A public hearing involving architect and developer Dennis Connell's request to rezone two properties, 11 and 15 W. Garrison St., from high density residential to central business district designation was held. Connell is requesting the change to construct a six-story, mixed use building with 72 apartments along the 700 block of North New Street.
The two properties are part of nine contiguous properties Connell has acquired over several years on West North, North New and Garrison streets. The acquisitions are required to eventually implement his vision of an important urban redevelopment project.

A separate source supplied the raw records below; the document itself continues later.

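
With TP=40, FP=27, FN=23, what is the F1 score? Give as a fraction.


Precision = 40/67 = 40/67. Recall = 40/63 = 40/63. F1 = 2*P*R/(P+R) = 8/13.

8/13


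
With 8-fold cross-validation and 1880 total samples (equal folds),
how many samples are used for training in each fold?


Each validation fold has 1880/8 = 235 samples. Training set = 1880 - 235 = 1645.

1645


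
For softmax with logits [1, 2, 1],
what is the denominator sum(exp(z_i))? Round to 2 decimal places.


Denom = e^1=2.7183 + e^2=7.3891 + e^1=2.7183. Sum = 12.8257, which rounds to 12.83.

12.83


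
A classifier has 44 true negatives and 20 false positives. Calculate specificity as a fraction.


Specificity = TN / (TN + FP) = 44 / 64 = 11/16.

11/16


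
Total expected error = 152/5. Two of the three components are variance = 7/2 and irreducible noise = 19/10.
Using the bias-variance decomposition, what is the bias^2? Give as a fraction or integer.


Total error = bias^2 + variance + irreducible noise. So bias^2 = 152/5 - 7/2 - 19/10 = 25.

25


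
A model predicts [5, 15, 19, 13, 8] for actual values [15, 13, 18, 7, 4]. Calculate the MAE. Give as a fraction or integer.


MAE = (1/5) * (|15-5|=10 + |13-15|=2 + |18-19|=1 + |7-13|=6 + |4-8|=4). Sum = 23. MAE = 23/5.

23/5


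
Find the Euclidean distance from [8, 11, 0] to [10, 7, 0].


d = sqrt(sum of squared differences). (8-10)^2=4, (11-7)^2=16, (0-0)^2=0. Sum = 20.

sqrt(20)


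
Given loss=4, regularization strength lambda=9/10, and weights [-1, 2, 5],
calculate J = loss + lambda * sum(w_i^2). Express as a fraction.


L2 sq norm = sum(w^2) = 30. J = 4 + 9/10 * 30 = 31.

31


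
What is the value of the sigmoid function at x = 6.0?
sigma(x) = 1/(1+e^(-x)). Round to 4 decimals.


sigma(6.0) = 1/(1+e^(-6.0)) = 1/(1+0.002479) = 1/1.002479 = 0.9975.

0.9975


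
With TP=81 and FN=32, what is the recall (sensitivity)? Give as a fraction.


Recall = TP / (TP + FN) = 81 / 113 = 81/113.

81/113


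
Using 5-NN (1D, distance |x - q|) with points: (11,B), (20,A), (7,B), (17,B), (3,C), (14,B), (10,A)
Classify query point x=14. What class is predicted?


Distances: |11-14|=3, |20-14|=6, |7-14|=7, |17-14|=3, |3-14|=11, |14-14|=0, |10-14|=4. 5 nearest: (14,B), (11,B), (17,B), (10,A), (20,A). Counts: {'B': 3, 'A': 2}. Majority class: B.

B


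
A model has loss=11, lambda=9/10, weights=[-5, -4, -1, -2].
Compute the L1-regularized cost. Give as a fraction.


L1 norm = sum(|w|) = 12. J = 11 + 9/10 * 12 = 109/5.

109/5


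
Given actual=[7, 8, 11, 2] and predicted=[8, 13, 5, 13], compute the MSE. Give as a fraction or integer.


MSE = (1/4) * ((7-8)^2=1 + (8-13)^2=25 + (11-5)^2=36 + (2-13)^2=121). Sum = 183. MSE = 183/4.

183/4


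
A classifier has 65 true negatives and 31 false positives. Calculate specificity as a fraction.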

Connell's journey to building his quasi real estate empire began in 1982, according to city documents. He purchased the properties gradually, as they became available on the market. Until 2012, West Garrison Street from North New Street to Main Street was zoned as central business. During that year, it was rezoned to high density residential. Connell obtained 11 W. Garrison St. four years earlier, when it was zoned central business.
"The underlying element of my request is to return 11 West and 15 West Garrison Street to the CB zoning they had prior to 2012," Connell noted in his request to the council.
The parcels are not in a historic district.
During Tuesday night's hearing, Councilwoman Paige Van Wirt said it should come at no surprise that she is "concerned about the loss of residential" properties. She directly asked Connell what would he do if the zoning was denied?
Connell attempted to answer, pausing several times before eventually giving up.
"I don't think I could honestly answer that question," given the situation, he said.
It was a question neighbors who attended the hearing Tuesday night hope becomes more than hypothetical. Speaker after speaker lamented the changes with various themes centering around how it would negatively transform a Bethlehem neighborhood.
"This is a commercial intrusion into a neighborhood," Bethlehem resident Bruce Haines said. "… Ultimately this decision is about integrity."
The council did not render a verdict Tuesday night. Rather President Adam Waldron placed the matter on its Oct. 1 agenda for its first reading.